ITSC 2025 Paper Abstract

Paper FR-LA-T43.1

Marques, Alexandre (Institute of Systems and Robotics), Ferreira, Pedro (Institute of Systems and Robotics), Silva, Bruno (Institute of Systems and Robotics, University of Coimbra), Batista, Jorge (DEEC-FCTUC, ISR-Coimbra, University of Coimbra, PORTUGAL)

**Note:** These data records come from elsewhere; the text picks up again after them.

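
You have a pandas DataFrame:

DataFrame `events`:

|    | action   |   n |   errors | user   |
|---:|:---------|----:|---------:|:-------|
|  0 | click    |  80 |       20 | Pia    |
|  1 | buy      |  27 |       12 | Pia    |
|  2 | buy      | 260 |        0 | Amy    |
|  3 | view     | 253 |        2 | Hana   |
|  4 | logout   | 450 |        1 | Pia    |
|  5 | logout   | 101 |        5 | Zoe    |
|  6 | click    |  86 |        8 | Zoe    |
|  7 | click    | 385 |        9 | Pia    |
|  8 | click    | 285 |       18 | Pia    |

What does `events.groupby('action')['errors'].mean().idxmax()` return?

click

group by action, mean of errors:
action
buy        6.00
click     13.75
logout     3.00
view       2.00
Name: errors, dtype: float64
Then the label with the largest value: click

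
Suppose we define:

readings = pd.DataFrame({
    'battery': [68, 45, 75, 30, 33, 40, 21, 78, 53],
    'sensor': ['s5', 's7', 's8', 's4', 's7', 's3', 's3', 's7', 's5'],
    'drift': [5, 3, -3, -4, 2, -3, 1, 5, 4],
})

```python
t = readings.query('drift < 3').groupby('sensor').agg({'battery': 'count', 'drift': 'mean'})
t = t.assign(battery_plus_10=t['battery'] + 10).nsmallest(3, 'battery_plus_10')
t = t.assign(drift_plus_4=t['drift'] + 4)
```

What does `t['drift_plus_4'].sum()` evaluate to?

7.0

filter rows where drift < 3:
   battery sensor  drift
2       75     s8     -3
3       30     s4     -4
4       33     s7      2
5       40     s3     -3
6       21     s3      1
group by sensor: count(battery), mean(drift):
        battery  drift
sensor                
s3            2   -1.0
s4            1   -4.0
s7            1    2.0
s8            1   -3.0
add column battery_plus_10 = t['battery'] + 10:
        battery  drift  battery_plus_10
sensor                                 
s3            2   -1.0               12
s4            1   -4.0               11
s7            1    2.0               11
s8            1   -3.0               11
take 3 rows with smallest battery_plus_10:
        battery  drift  battery_plus_10
sensor                                 
s4            1   -4.0               11
s7            1    2.0               11
s8            1   -3.0               11
add column drift_plus_4 = t['drift'] + 4:
        battery  drift  battery_plus_10  drift_plus_4
sensor                                               
s4            1   -4.0               11           0.0
s7            1    2.0               11           6.0
s8            1   -3.0               11           1.0
Reading off the sum of column 'drift_plus_4', we get 7.0.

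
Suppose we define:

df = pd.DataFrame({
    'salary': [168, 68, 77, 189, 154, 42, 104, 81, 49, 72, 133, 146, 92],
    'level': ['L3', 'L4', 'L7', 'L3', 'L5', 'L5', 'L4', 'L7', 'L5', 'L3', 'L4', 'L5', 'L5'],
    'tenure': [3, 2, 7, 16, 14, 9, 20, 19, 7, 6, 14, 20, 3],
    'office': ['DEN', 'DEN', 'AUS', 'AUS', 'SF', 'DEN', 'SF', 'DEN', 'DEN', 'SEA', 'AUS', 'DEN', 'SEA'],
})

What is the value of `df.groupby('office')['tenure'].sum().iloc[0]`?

group by office, sum of tenure:
office
AUS    37
DEN    60
SEA     9
SF     34
Name: tenure, dtype: int64
Then the value at position 0: 37

37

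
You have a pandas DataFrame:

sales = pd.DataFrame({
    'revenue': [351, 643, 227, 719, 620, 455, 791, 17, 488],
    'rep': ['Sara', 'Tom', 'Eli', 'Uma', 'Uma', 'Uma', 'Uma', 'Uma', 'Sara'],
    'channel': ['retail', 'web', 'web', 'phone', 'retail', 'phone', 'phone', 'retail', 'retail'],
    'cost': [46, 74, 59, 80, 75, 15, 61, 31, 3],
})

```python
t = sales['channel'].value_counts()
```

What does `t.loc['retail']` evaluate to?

value_counts of channel:
channel
retail    4
phone     3
web       2
Name: count, dtype: int64

4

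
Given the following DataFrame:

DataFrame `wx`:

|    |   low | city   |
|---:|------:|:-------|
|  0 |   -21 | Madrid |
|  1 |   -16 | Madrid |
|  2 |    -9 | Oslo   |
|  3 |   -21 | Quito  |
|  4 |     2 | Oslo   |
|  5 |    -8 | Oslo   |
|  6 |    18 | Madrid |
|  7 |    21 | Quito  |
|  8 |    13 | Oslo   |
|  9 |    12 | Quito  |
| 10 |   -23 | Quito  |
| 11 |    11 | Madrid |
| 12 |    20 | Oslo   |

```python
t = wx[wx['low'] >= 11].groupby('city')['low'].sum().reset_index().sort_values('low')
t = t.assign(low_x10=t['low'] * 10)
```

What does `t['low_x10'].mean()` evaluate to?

316.666666667

filter rows where low >= 11:
    low    city
6    18  Madrid
7    21   Quito
8    13    Oslo
9    12   Quito
11   11  Madrid
12   20    Oslo
group by city, sum of low:
city
Madrid    29
Oslo      33
Quito     33
Name: low, dtype: int64
reset_index():
     city  low
0  Madrid   29
1    Oslo   33
2   Quito   33
sort by low:
     city  low
0  Madrid   29
1    Oslo   33
2   Quito   33
add column low_x10 = t['low'] * 10:
     city  low  low_x10
0  Madrid   29      290
1    Oslo   33      330
2   Quito   33      330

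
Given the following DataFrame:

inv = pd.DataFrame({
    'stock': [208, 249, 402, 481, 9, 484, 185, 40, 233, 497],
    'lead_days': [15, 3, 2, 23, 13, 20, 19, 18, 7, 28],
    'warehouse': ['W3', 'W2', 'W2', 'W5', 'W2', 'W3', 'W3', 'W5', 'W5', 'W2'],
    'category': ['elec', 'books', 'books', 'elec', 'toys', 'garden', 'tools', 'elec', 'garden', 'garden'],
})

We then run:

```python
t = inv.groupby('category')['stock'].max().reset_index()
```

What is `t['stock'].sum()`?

group by category, max of stock:
category
books     402
elec      481
garden    497
tools     185
toys        9
Name: stock, dtype: int64
reset_index():
  category  stock
0    books    402
1     elec    481
2   garden    497
3    tools    185
4     toys      9
The sum of column 'stock' is 1574.

1574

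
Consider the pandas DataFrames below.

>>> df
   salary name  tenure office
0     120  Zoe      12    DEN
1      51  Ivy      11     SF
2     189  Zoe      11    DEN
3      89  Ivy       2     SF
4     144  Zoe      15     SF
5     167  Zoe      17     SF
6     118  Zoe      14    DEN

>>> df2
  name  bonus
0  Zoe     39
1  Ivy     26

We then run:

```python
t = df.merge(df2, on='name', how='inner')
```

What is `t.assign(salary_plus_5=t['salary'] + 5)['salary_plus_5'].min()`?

merge on 'name' (how='inner') → 7 rows:
   salary name  tenure office  bonus
0     120  Zoe      12    DEN     39
1      51  Ivy      11     SF     26
2     189  Zoe      11    DEN     39
3      89  Ivy       2     SF     26
4     144  Zoe      15     SF     39
5     167  Zoe      17     SF     39
6     118  Zoe      14    DEN     39
add column salary_plus_5 = t['salary'] + 5:
   salary name  tenure office  bonus  salary_plus_5
0     120  Zoe      12    DEN     39            125
1      51  Ivy      11     SF     26             56
2     189  Zoe      11    DEN     39            194
3      89  Ivy       2     SF     26             94
4     144  Zoe      15     SF     39            149
5     167  Zoe      17     SF     39            172
6     118  Zoe      14    DEN     39            123
So min() = 56.

56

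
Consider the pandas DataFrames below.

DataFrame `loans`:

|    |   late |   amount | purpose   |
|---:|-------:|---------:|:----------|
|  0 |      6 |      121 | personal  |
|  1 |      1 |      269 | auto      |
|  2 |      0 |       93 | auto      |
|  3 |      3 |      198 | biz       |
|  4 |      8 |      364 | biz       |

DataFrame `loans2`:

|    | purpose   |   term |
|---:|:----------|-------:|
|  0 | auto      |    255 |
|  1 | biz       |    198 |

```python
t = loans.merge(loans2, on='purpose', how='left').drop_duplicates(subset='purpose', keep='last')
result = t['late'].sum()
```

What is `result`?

14

merge on 'purpose' (how='left') → 5 rows:
   late  amount   purpose   term
0     6     121  personal    NaN
1     1     269      auto  255.0
2     0      93      auto  255.0
3     3     198       biz  198.0
4     8     364       biz  198.0
drop duplicate purpose (keep=last):
   late  amount   purpose   term
0     6     121  personal    NaN
2     0      93      auto  255.0
4     8     364       biz  198.0
sum of column 'late' → 14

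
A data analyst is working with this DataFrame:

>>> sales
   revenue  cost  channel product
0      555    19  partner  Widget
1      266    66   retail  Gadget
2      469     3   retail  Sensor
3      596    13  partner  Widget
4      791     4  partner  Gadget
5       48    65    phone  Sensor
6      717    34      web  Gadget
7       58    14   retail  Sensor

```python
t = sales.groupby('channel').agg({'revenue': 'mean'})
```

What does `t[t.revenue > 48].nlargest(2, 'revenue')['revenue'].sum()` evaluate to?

group by channel, mean of revenue:
            revenue
channel            
partner  647.333333
phone     48.000000
retail   264.333333
web      717.000000
filter rows where revenue > 48:
            revenue
channel            
partner  647.333333
retail   264.333333
web      717.000000
take 2 rows with largest revenue:
            revenue
channel            
web      717.000000
partner  647.333333
Reading off the sum of column 'revenue', we get 1364.33333333.

1364.33333333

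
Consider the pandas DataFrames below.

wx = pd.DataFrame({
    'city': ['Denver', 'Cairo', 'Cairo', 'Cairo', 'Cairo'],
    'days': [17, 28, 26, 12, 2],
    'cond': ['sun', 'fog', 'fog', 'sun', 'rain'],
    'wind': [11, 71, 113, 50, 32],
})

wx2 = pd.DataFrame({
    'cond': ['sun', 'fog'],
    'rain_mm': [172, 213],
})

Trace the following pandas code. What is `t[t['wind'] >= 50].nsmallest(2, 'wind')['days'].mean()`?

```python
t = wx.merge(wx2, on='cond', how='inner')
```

20.0

merge on 'cond' (how='inner') → 4 rows:
     city  days cond  wind  rain_mm
0  Denver    17  sun    11      172
1   Cairo    28  fog    71      213
2   Cairo    26  fog   113      213
3   Cairo    12  sun    50      172
filter rows where wind >= 50:
    city  days cond  wind  rain_mm
1  Cairo    28  fog    71      213
2  Cairo    26  fog   113      213
3  Cairo    12  sun    50      172
take 2 rows with smallest wind:
    city  days cond  wind  rain_mm
3  Cairo    12  sun    50      172
1  Cairo    28  fog    71      213
Hence 20.0.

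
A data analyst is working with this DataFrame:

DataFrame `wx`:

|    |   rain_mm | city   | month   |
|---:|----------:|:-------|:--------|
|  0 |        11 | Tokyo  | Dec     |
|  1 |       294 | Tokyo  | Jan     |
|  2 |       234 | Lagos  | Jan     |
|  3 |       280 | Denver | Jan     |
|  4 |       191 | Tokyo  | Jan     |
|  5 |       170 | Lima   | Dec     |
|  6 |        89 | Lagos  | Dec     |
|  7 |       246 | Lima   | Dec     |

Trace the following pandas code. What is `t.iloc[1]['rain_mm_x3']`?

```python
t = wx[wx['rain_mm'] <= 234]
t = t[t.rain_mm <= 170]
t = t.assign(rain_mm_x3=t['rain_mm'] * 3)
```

510

filter rows where rain_mm <= 234:
   rain_mm   city month
0       11  Tokyo   Dec
2      234  Lagos   Jan
4      191  Tokyo   Jan
5      170   Lima   Dec
6       89  Lagos   Dec
filter rows where rain_mm <= 170:
   rain_mm   city month
0       11  Tokyo   Dec
5      170   Lima   Dec
6       89  Lagos   Dec
add column rain_mm_x3 = t['rain_mm'] * 3:
   rain_mm   city month  rain_mm_x3
0       11  Tokyo   Dec          33
5      170   Lima   Dec         510
6       89  Lagos   Dec         267
Hence 510.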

SMAE-DIM: Vehicle-Centric Semantic Masked AutoEncoders Pre-Training by Distilling Multimodal Foundational Models

Scheduled for presentation during the Regular Session "S43c-Multi-Sensor Fusion and Perception for Robust Autonomous Driving" (FR-LA-T43), Friday, November 21, 2025, 16:00−16:20, Stradbroke

2025 IEEE 28th International Conference on Intelligent Transportation Systems (ITSC), November 18-21, 2025, Gold Coast, Australia

This information is tentative and subject to change. Compiled on October 18, 2025

Keywords Deep Learning for Scene Understanding and Semantic Segmentation in Autonomous Vehicles, Advanced Sensor Fusion for Robust Autonomous Vehicle Perception

Abstract

In this work, we present SMAE-DIM, a vehicle-centric semantic Masked Autoencoder (MAE) pre-training by distilling multimodal foundational models. Our approach integrates MAE-based Masked Image Modeling (MIM) with CLIP-style distillation, leveraging a curated, large-scale vehicle dataset (Automobile1M) and a visually grounded, unpaired text corpus. Unlike traditional vision-language models that require carefully curated image-caption pairs or large-scale aligned datasets, our method distills semantic knowledge from a pre-trained CLIP model without the need for direct image-text alignment during training. We also introduce Automobile1M—a large-scale, in-domain dataset specifically curated for vehicle-centric pre-training, alongside with a dedicated distillation text corpus focused on visually grounded language. Specialized distillation losses were employed to enhance open-vocabulary logits during vision-language distillation by leveraging image embeddings as auxiliary pseudo-text embeddings, thereby strengthening semantic alignment between visual and textual modalities. Experiments demonstrate that SMAE-DIM effectively transfers to vehicle-specific downstream tasks via both linear probing and fine-tuning, unifying structural and semantic understanding within a single pretraining framework.